A jittery market has forced banks to hold back on attempting to off-load buyout-backed loans. Will they have any better luck with Chapter 11 exit financings?

This month, auto-parts companies Delphi Corp. and Dana Corp., chemical manufacturer Solutia and energy company Calpine all entered the market seeking exit financings to support their emergence from bankruptcy protection. Their timing couldn’t have been worse. The ailing credit market will likely force at least some of these issuers to pay up in terms of spread and fees, while others may be forced to stay in Chapter 11, waiting for better times. Not only are buyout firms watching the loan sales as an indication of the health of the leveraged-lending market, but a few LBO shops have stakes in companies seeking to come out of bankruptcy.

“They are all ending the bankruptcy process at roughly the same time,” one banker said. “So, they don’t have the option of playing the market conditions.”

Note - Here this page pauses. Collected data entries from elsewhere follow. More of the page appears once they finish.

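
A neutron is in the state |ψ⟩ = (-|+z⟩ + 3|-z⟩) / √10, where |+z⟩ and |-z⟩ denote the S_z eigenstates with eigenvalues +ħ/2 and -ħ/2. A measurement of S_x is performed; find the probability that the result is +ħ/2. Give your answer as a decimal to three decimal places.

|+x⟩ = (|+z⟩ + |-z⟩)/√2, so ⟨+x|ψ⟩ = (2) / (√2·√10).
P = |2|² / 20 = 4/20.

0.200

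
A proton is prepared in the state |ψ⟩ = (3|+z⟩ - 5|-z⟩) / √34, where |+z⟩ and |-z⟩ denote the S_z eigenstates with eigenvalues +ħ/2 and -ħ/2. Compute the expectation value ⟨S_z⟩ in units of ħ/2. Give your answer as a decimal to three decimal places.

⟨σ_z⟩ = |a|² - |b|² divided by |a|²+|b|², with a, b the |+z⟩, |-z⟩ amplitudes.
= (9 - 25)/34 = -16/34.
⟨S_z⟩ = (ħ/2)·⟨σ_z⟩.

-0.471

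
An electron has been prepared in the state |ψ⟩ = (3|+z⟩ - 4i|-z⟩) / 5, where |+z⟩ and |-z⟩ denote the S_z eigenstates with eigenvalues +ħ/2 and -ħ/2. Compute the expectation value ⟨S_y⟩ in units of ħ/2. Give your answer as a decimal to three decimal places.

⟨σ_y⟩ = 2 Im(a* b)/(|a|²+|b|²) with a = 3, b = -4i.
a* b = -12i, so ⟨σ_y⟩ = -24/25.
⟨S_y⟩ = (ħ/2)·⟨σ_y⟩.

-0.960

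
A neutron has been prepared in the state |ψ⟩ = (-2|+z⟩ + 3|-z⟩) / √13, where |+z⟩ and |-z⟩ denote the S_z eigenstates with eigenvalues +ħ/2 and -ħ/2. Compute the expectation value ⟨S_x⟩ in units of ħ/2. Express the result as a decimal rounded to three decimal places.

⟨σ_x⟩ = 2 Re(a* b)/(|a|²+|b|²) with a = -2, b = 3.
a* b = -6, so ⟨σ_x⟩ = -12/13.
⟨S_x⟩ = (ħ/2)·⟨σ_x⟩.

-0.923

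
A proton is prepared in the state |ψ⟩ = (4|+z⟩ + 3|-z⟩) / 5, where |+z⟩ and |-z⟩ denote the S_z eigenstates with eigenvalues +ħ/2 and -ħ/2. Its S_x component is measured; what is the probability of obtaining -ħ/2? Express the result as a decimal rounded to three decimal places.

0.020

|-x⟩ = (|+z⟩ - |-z⟩)/√2, so ⟨-x|ψ⟩ = (1) / (√2·5).
P = |1|² / 50 = 1/50.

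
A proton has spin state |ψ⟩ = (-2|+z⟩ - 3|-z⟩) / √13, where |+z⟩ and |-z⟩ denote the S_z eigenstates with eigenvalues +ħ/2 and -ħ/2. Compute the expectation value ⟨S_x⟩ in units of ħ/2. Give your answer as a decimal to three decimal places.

0.923

⟨σ_x⟩ = 2 Re(a* b)/(|a|²+|b|²) with a = -2, b = -3.
a* b = 6, so ⟨σ_x⟩ = 12/13.
⟨S_x⟩ = (ħ/2)·⟨σ_x⟩.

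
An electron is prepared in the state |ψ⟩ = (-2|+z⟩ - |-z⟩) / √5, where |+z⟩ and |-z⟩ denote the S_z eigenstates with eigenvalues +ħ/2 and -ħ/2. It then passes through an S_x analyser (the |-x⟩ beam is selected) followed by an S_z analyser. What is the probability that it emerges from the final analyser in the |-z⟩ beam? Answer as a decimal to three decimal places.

First analyser (S_x): P(|-x⟩) = |⟨-x|ψ⟩|² = 1/10.
After stage 1 the state is |-x⟩; P(|-z⟩) = |⟨-z|-x⟩|² = 1/2.
Joint probability = 1/10 × 1/2 = 0.050.

0.050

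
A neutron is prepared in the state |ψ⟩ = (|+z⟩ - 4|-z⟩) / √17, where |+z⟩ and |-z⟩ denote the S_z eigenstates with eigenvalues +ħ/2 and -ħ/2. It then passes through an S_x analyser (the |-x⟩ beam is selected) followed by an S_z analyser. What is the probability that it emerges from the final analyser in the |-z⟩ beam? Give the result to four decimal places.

0.3676

First analyser (S_x): P(|-x⟩) = |⟨-x|ψ⟩|² = 25/34.
After stage 1 the state is |-x⟩; P(|-z⟩) = |⟨-z|-x⟩|² = 1/2.
Joint probability = 25/34 × 1/2 = 0.3676.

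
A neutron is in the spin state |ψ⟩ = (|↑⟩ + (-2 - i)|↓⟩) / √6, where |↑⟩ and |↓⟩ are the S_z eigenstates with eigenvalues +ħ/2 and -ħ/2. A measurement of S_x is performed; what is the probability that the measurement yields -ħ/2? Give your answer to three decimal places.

0.833

|-x⟩ = (|↑⟩ - |↓⟩)/√2, so ⟨-x|ψ⟩ = (3 + i) / (√2·√6).
P = |3 + i|² / 12 = 10/12.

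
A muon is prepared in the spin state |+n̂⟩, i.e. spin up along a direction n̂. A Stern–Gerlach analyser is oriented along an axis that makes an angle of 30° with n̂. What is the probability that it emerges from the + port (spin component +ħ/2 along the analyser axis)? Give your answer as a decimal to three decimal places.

For spin-½, the probability of finding spin-up along an axis at angle θ to the initial spin direction is cos²(θ/2); spin-down is sin²(θ/2).
θ = 30°, so P = cos²(15°) ≈ 0.933.

0.933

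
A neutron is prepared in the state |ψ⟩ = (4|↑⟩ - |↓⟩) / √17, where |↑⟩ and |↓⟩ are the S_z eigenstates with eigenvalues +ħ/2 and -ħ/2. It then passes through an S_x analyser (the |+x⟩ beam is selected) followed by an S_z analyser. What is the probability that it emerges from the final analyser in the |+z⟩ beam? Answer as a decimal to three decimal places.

0.132

First analyser (S_x): P(|+x⟩) = |⟨+x|ψ⟩|² = 9/34.
After stage 1 the state is |+x⟩; P(|+z⟩) = |⟨+z|+x⟩|² = 1/2.
Joint probability = 9/34 × 1/2 = 0.132.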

Delphi faces the sternest challenges, in part due to its sector. American auto manufacturers—Delphi’s biggest clients—are struggling just as the economy appears poised to enter a recession. The company has also been embroiled in a bitter dispute with its unionized work force. Delphi will “launch, but there are certain terms in the paper that need to be cleared, and if they don’t, the exit bankruptcy process may be delayed,” another banker said.

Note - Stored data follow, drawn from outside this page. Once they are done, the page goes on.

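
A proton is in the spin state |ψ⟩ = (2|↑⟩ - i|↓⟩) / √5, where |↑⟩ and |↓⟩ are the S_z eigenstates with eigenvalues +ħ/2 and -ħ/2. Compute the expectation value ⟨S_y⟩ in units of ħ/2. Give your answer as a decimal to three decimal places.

⟨σ_y⟩ = 2 Im(a* b)/(|a|²+|b|²) with a = 2, b = -i.
a* b = -2i, so ⟨σ_y⟩ = -4/5.
⟨S_y⟩ = (ħ/2)·⟨σ_y⟩.

-0.800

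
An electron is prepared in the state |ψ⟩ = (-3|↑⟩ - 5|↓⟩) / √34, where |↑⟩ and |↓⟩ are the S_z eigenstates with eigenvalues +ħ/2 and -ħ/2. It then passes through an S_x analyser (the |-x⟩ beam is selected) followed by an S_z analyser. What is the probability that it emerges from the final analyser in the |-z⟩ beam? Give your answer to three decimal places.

First analyser (S_x): P(|-x⟩) = |⟨-x|ψ⟩|² = 4/68.
After stage 1 the state is |-x⟩; P(|-z⟩) = |⟨-z|-x⟩|² = 1/2.
Joint probability = 4/68 × 1/2 = 0.029.

0.029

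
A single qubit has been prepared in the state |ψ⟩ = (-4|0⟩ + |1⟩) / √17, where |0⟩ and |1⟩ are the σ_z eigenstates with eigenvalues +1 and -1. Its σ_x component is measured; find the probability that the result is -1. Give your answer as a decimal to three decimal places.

0.735

|-x⟩ = (|0⟩ - |1⟩)/√2, so ⟨-x|ψ⟩ = (-5) / (√2·√17).
P = |-5|² / 34 = 25/34.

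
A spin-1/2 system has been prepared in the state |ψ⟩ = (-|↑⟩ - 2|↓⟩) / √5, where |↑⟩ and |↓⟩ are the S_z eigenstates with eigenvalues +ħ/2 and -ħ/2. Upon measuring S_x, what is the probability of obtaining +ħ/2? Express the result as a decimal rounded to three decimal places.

0.900

|+x⟩ = (|↑⟩ + |↓⟩)/√2, so ⟨+x|ψ⟩ = (-3) / (√2·√5).
P = |-3|² / 10 = 9/10.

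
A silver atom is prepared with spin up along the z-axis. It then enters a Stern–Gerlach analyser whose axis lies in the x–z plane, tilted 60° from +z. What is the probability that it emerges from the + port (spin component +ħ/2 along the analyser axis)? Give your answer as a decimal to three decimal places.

For spin-½, the probability of finding spin-up along an axis at angle θ to the initial spin direction is cos²(θ/2); spin-down is sin²(θ/2).
θ = 60°, so P = cos²(30°) ≈ 0.750.

0.750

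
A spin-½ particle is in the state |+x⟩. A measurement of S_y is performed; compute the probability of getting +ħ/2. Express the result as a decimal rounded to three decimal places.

0.500

In the S_z basis, |+x⟩ = (|↑⟩ + |↓⟩)/√2 and |+y⟩ = (|↑⟩ + i|↓⟩)/√2.
|⟨+y|+x⟩|² = 1/2.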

Hedge fund Appaloosa Management is leading a consortium that committed to provide Delphi with a $2.5 billion equity investment upon exit. But there are strings attached. If the company’s pro forma cost of debt exceeds $585 million in 2008, then Appaloosa can pull the plug on its equity commitment. Without the equity investment, Delphi’s plan of reorganization becomes moot and the exit would be delayed. “The question is, can the financing be raised and can it be raised on terms that Appaloosa deems acceptable?” a market source said.

Delphi is looking to issue more than $6 billion in loans, including a $1.6 billion asset-backed revolver, a $3.7 billion first-lien term loan and a $825 million second-lien term loan. The first lien is set to price at LIBOR plus 450 basis points and sell at a discount of 96 cents on the dollar, although investors could push for a discount of 94, according to one buyside participant. If the loan proposal does fall through, it wouldn’t be the first time. Last year, the auto-parts maker had to reduce its exit financing package by $2 billion after Cerberus Capital Management dropped out of the Appaloosa-led consortium, delaying emergence from late 2007 to early 2008.

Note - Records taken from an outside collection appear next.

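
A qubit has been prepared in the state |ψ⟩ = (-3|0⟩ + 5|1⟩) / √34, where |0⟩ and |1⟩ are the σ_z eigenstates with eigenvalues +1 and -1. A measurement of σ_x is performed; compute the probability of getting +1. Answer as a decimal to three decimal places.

|+x⟩ = (|0⟩ + |1⟩)/√2, so ⟨+x|ψ⟩ = (2) / (√2·√34).
P = |2|² / 68 = 4/68.

0.059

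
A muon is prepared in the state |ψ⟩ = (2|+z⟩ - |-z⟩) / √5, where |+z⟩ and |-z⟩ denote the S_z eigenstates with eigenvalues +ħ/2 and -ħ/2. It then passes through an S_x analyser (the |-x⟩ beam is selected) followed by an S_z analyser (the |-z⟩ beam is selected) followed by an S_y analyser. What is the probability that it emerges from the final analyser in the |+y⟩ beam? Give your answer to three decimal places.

First analyser (S_x): P(|-x⟩) = |⟨-x|ψ⟩|² = 9/10.
After stage 1 the state is |-x⟩; P(|-z⟩) = |⟨-z|-x⟩|² = 1/2.
After stage 2 the state is |-z⟩; P(|+y⟩) = |⟨+y|-z⟩|² = 1/2.
Joint probability = 9/10 × 1/2 × 1/2 = 0.225.

0.225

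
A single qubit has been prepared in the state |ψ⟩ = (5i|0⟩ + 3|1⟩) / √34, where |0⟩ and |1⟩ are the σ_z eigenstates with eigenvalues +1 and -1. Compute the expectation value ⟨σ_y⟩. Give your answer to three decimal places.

-0.882

⟨σ_y⟩ = 2 Im(a* b)/(|a|²+|b|²) with a = 5i, b = 3.
a* b = -15i, so ⟨σ_y⟩ = -30/34.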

Dana, whose largest equity holder is Centerbridge Partners, tapped the market mid-month with a $2 billion exit financing package. The facility includes a $650 million asset-backed revolver and a $1.35 billion term loan B. The term loan B is pricing at a discount of 97 cents on the dollar. Citi, Lehman Brothers and Barclays are the arrangers of the fully underwritten deal. Dana’s plan of reorganization was approved last month. It entered Chapter 11 in March 2006 and is expected to exit by the end of February.

Calpine also entered the market mid-month, seeking $2.6 billion of debt split between a $2.3 billion term loan and a $300 million asset sale bridge loan. Goldman Sachs and Credit Suisse led the deal. Calpine’s largest equity investor is hedge fund Harbinger Capital Management. Calpine was scheduled to exit bankruptcy by the end of the month, although the date is now being challenged in court by shareholders that consider Calpine’s post-bankruptcy value artificially low.

Elsewhere, Solutia is looking to sell a $400 million asset-based revolver and a $1.2 billlion term loan B, which is being marketed with a discount of 96 cents on the dollar. Solutia plans to exit bankruptcy protection later this month. The company entered Chapter 11 after it was spun off from Monsanto Corp., taking with it a substantial portion of Monsanto’s legal liabilities.